The resultant amplitude of a vibrating particle by the superposition of the two waves
`y_(1)=asin[omegat+(pi)/(3)]` and `y_(2)=asinomegat` is

To find the resultant amplitude of the two waves given by \( y_1 = a \sin\left(\omega t + \frac{\pi}{3}\right) \) and \( y_2 = a \sin(\omega t) \), we can use the principle of superposition.

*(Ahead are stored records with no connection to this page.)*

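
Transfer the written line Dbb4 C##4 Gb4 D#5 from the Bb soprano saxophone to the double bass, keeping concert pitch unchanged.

Cbb5 B#4 Fb5 C#6

First find concert pitch: the Bb soprano saxophone sounds a major second below written, so Dbb4 C##4 Gb4 D#5 sounds Cbb4 B#3 Fb4 C#5.
Then write for double bass: it sounds a perfect octave below written, so the part must be a perfect octave above concert.
Cbb4 → Cbb5
B#3 → B#4
Fb4 → Fb5
C#5 → C#6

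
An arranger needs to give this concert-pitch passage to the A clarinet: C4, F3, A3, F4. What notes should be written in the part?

The A clarinet sounds a minor third below written, so the written part must be a minor third above concert — transpose each note up.
C4 gives Eb4
F3 gives Ab3
A3 gives C4
F4 gives Ab4

Eb4 Ab3 C4 Ab4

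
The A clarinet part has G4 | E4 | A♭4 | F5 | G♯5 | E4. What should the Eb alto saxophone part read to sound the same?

C#5 A#4 D5 B5 C##6 A#4

First find concert pitch: the A clarinet sounds a minor third below written, so G4 E4 A♭4 F5 G♯5 E4 sounds E4 C#4 F4 D5 E#5 C#4.
Then write for Eb alto saxophone: it sounds a major sixth below written, so the part must be a major sixth above concert.
E4 → C#5
C#4 → A#4
F4 → D5
D5 → B5
E#5 → C##6
C#4 → A#4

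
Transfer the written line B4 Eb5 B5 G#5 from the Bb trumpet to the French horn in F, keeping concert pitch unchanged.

E5 Ab5 E6 C#6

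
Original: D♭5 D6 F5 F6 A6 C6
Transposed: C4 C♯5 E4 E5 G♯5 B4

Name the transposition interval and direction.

Take the first pair: Db5 → C4. D to C spans 9 letter names, so the interval is some kind of ninth.
C4 to Db5 is 13 semitones, which makes it a minor ninth; the second version is lower, so the direction is down.
Checking another pair — C6 → B4 — gives the same interval.

down a minor ninth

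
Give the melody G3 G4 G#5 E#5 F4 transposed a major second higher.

G3: a second up reaches A, and 2 semitones makes it A3.
A major second up from G4 gives A4.
G#5 up a major second is A#5.
E#5: a second up reaches F, and 2 semitones makes it F##5.
F4 up a major second is G4.

A3 A4 A#5 F##5 G4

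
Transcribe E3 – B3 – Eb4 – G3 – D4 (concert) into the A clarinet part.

The A clarinet sounds a minor third below written, so the written part must be a minor third above concert — transpose each note up.
E3 gives G3
B3 gives D4
Eb4 gives Gb4
G3 gives Bb3
D4 gives F4

G3 D4 Gb4 Bb3 F4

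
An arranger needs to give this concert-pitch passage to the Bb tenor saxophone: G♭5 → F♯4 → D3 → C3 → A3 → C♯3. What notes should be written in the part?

Ab6 G#5 E4 D4 B4 D#4

The Bb tenor saxophone sounds a major ninth below written, so the written part must be a major ninth above concert — transpose each note up.
Gb5 to Ab6
F#4 to G#5
D3 to E4
C3 to D4
A3 to B4
C#3 to D#4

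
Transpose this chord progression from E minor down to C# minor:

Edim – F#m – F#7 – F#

E minor down to C# minor is a minor third; each chord root moves by that interval while the quality stays the same.
Edim: root E down a minor third → C#, giving C#dim.
F#m: root F# down a minor third → D#, giving D#m.
F#7: root F# down a minor third → D#, giving D#7.
F#: root F# down a minor third → D#, giving D#.

C#dim D#m D#7 D#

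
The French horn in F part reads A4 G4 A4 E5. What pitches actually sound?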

Here are the steps to solve the problem: ### Step-by-Step Solution: 1. **Identify the Amplitudes and Phase Difference**: - The amplitude of the first wave, \( a_1 = a \). - The amplitude of the second wave, \( a_2 = a \). - The phase difference \( \phi \) between the two waves is \( \frac{\pi}{3} \). 2. **Use the Formula for Resultant Amplitude**: The resultant amplitude \( A \) when two waves of the same amplitude interfere can be calculated using the formula: \[ A = \sqrt{a_1^2 + a_2^2 + 2 a_1 a_2 \cos(\phi)} \] 3. **Substitute the Values**: Substitute \( a_1 = a \), \( a_2 = a \), and \( \phi = \frac{\pi}{3} \) into the formula: \[ A = \sqrt{a^2 + a^2 + 2 \cdot a \cdot a \cdot \cos\left(\frac{\pi}{3}\right)} \] 4. **Calculate \( \cos\left(\frac{\pi}{3}\right) \)**: We know that \( \cos\left(\frac{\pi}{3}\right) = \frac{1}{2} \). 5. **Simplify the Expression**: Substitute \( \cos\left(\frac{\pi}{3}\right) \) into the equation: \[ A = \sqrt{a^2 + a^2 + 2 \cdot a^2 \cdot \frac{1}{2}} \] \[ A = \sqrt{a^2 + a^2 + a^2} \] \[ A = \sqrt{3a^2} \] 6. **Final Result**: Taking the square root gives: \[ A = \sqrt{3} a \] Thus, the resultant amplitude of the vibrating particle is \( \sqrt{3} a \).